The Imagist is a photographer and vice versa – the instant preserved, the pressed flower, is not a pledge to remember but the triumph of the future over the present. Then who will speak for and to the present of its own yearning to be wonderful and free?
Blinn's animations and Cassini-Huygens's telemetry are both in their ways reliable depictions of Saturn. Only the god escapes, who is also the father of all the gods.
But is it the case that either denudes the old-father of some sacred dignity? To the contrary, clothed in the glories of colour and movement, the imaged planet is as far from us as the old god, indefinitely removed, knowing we shall never clap eyes on him in the same room or in the fields or on the battlefield. The glamour 'that is upon him' of distance and time's absolute is not undone by codec and gamut: “that you do no work / and will live forever”.

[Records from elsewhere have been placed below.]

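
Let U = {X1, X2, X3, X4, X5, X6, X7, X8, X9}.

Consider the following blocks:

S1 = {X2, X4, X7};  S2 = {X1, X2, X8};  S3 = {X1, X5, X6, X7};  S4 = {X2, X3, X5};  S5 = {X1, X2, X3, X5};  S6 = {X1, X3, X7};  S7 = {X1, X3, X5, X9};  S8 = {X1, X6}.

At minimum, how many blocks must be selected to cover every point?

S1 and S2 and S7 and S8 together: S1 ∪ S2 ∪ S7 ∪ S8 = {X1, X2, X3, X4, X5, X6, X7, X8, X9} — every point is covered.
No 3 of the 8 blocks cover everything (all 56 combinations miss at least one point), so 4 is optimal.

4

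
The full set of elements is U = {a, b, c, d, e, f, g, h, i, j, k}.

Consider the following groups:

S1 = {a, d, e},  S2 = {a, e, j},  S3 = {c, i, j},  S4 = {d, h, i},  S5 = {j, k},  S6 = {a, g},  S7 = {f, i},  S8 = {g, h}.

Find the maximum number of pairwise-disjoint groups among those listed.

4

S1, S5, S7, S8 are pairwise disjoint (S1={a,d,e}; S5={j,k}; S7={f,i}; S8={g,h}).
Every remaining group overlaps one of these, and no 5 of the listed groups are pairwise disjoint, so 4 is the maximum.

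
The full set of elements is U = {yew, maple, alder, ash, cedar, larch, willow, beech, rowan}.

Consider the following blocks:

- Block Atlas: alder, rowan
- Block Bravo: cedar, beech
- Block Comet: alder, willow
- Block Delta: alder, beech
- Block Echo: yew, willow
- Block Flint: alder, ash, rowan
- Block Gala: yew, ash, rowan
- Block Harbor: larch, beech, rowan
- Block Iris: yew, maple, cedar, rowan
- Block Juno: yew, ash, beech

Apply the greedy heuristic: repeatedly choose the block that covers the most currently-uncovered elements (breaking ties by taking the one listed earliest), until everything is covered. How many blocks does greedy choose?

Greedy: pick Iris (covers 4 new) → pick Comet (covers 2 new) → pick Harbor (covers 2 new) → pick Flint (covers 1 new). Total picks: 4.

4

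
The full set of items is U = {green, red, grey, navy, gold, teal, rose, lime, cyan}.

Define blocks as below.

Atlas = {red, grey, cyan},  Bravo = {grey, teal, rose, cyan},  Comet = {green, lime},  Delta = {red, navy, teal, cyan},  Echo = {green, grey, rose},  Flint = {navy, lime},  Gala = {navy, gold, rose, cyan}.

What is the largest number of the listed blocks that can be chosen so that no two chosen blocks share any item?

2

Atlas, Comet are pairwise disjoint (Atlas={red,grey,cyan}; Comet={green,lime}).
Every remaining block overlaps one of these, and no 3 of the listed blocks are pairwise disjoint, so 2 is the maximum.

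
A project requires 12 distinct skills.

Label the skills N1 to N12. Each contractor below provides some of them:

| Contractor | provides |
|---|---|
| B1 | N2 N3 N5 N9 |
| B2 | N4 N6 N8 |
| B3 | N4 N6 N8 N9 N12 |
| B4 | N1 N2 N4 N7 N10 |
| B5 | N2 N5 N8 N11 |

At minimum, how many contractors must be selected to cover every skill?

4

Take {B1, B3, B4, B5}. Their union is {N1, N2, N3, N4, N5, N6, N7, N8, N9, N10, N11, N12}, which is all 12 skills.
No 3 of the 5 contractors cover everything (all 10 combinations miss at least one skill), so 4 is optimal.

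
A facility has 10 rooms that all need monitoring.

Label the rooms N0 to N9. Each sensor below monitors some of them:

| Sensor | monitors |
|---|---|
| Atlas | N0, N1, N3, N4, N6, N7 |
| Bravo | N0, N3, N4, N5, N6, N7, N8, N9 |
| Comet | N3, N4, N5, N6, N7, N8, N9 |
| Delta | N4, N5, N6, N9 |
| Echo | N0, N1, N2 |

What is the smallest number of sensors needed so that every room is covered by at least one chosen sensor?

2

Comet and Echo together: Comet ∪ Echo = {N0, N1, N2, N3, N4, N5, N6, N7, N8, N9} — every room is covered.
No single sensor has all 10 rooms (the largest, Bravo, has 8), so 2 is optimal.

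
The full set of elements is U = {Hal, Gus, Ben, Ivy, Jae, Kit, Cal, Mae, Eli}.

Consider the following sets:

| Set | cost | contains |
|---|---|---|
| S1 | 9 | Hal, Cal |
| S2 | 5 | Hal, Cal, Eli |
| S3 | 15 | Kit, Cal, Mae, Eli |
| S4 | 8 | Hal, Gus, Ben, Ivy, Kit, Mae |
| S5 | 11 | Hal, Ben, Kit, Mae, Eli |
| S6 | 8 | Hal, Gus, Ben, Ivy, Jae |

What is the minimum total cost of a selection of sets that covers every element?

21

S2, S4, S6 together cover every element (S2 ∪ S4 ∪ S6 = {Hal, Gus, Ben, Ivy, Jae, Kit, Cal, Mae, Eli}); total cost 5 + 8 + 8 = 21.
No covering selection has total cost below 21.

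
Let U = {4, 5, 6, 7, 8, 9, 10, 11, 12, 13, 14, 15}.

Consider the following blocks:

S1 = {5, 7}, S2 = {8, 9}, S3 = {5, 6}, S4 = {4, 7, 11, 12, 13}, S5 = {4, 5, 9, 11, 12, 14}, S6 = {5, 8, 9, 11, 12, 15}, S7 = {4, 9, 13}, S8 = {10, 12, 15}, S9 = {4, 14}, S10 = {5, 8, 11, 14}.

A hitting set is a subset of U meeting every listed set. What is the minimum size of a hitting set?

H = {4, 5, 9, 15} meets every block (each contains at least one member of H), and |H| = 4.
The blocks S1, S2, S8, S9 are pairwise disjoint, so any hitting set needs a separate point for each — at least 4. Hence 4 is optimal.

4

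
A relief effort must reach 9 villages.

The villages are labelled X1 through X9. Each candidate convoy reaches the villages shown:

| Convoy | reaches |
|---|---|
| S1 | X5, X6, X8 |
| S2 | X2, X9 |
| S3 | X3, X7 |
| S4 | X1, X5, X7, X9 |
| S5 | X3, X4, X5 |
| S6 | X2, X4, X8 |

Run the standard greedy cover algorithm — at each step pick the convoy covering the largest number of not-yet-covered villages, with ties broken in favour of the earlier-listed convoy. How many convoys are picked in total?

4

Greedy: pick S4 (covers 4 new) → pick S6 (covers 3 new) → pick S1 (covers 1 new) → pick S3 (covers 1 new). Total picks: 4.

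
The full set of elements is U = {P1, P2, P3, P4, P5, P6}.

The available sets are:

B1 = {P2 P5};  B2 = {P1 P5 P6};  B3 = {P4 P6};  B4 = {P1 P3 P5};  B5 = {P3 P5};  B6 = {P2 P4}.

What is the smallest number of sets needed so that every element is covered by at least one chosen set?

Take {B1, B3, B4}. Their union is {P1, P2, P3, P4, P5, P6}, which is all 6 elements.
No 2 of the 6 sets cover everything (all 15 combinations miss at least one element), so 3 is optimal.

3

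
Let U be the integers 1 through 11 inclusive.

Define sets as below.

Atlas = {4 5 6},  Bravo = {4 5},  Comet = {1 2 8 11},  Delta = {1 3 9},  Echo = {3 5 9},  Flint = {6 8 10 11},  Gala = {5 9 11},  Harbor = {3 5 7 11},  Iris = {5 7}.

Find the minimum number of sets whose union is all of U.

Bravo, Comet, Delta, Flint, and Iris cover everything between them: the union {1, 2, 3, 4, 5, 6, 7, 8, 9, 10, 11} is all of U.
No 4 of the 9 sets cover everything (all 126 combinations miss at least one element), so 5 is optimal.

5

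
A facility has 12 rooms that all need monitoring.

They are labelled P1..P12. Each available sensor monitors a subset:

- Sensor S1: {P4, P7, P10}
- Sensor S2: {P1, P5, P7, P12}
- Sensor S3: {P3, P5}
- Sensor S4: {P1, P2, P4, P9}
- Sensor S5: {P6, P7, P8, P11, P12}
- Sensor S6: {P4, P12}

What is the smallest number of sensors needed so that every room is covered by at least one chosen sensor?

4

Take {S1, S3, S4, S5}. Their union is {P1, P2, P3, P4, P5, P6, P7, P8, P9, P10, P11, P12}, which is all 12 rooms.
Only S1 contains P10, so S1 is forced; the remaining 9 rooms need at least 3 more sensors (each remaining sensor adds at most 4) — so at least 4 sensors are needed, and 4 is optimal.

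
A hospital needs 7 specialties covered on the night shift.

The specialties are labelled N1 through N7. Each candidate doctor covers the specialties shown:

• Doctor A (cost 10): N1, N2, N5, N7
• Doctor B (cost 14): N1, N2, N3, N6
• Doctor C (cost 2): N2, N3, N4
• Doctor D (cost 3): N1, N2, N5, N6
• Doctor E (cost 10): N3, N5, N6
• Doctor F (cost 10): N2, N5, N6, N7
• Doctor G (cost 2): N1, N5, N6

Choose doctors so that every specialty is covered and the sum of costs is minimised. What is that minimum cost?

14

A, C, G together cover every specialty (A ∪ C ∪ G = {N1, N2, N3, N4, N5, N6, N7}); total cost 10 + 2 + 2 = 14.
No covering selection has total cost below 14.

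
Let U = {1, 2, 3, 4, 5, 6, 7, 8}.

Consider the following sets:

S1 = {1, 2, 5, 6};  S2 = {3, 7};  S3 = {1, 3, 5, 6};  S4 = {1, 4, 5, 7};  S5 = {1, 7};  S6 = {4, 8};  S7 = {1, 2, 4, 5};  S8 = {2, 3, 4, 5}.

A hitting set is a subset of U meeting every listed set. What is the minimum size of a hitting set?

H = {4, 6, 7} meets every set (each contains at least one member of H), and |H| = 3.
The sets S1, S2, S6 are pairwise disjoint, so any hitting set needs a separate point for each — at least 3. Hence 3 is optimal.

3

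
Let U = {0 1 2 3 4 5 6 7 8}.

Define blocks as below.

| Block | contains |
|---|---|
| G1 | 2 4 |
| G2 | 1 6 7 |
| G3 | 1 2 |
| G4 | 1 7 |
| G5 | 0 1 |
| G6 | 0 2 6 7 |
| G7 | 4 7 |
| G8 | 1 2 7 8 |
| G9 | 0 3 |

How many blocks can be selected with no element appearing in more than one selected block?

G1, G4, G9 are pairwise disjoint (G1={2,4}; G4={1,7}; G9={0,3}).
Every remaining block overlaps one of these, and no 4 of the listed blocks are pairwise disjoint, so 3 is the maximum.

3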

It is enough to know that he exists. Our pictures are – expensive, compulsive – simple acts of worship.
And if these images of Saturn are at once beautiful and posthumous acts of worship dislodged from the co-presence that distinguishes natural from artificial beauty
(Beethoven, deaf, teaches that music in composition is its pure presence)
then observations of Saturn prove that the invisible and inhuman beauty of Saturn as he is Now that we infer from Saturn then, in imagination or by instruments, continuously graces what it is to be, this summer evening in a garden in England in fading light.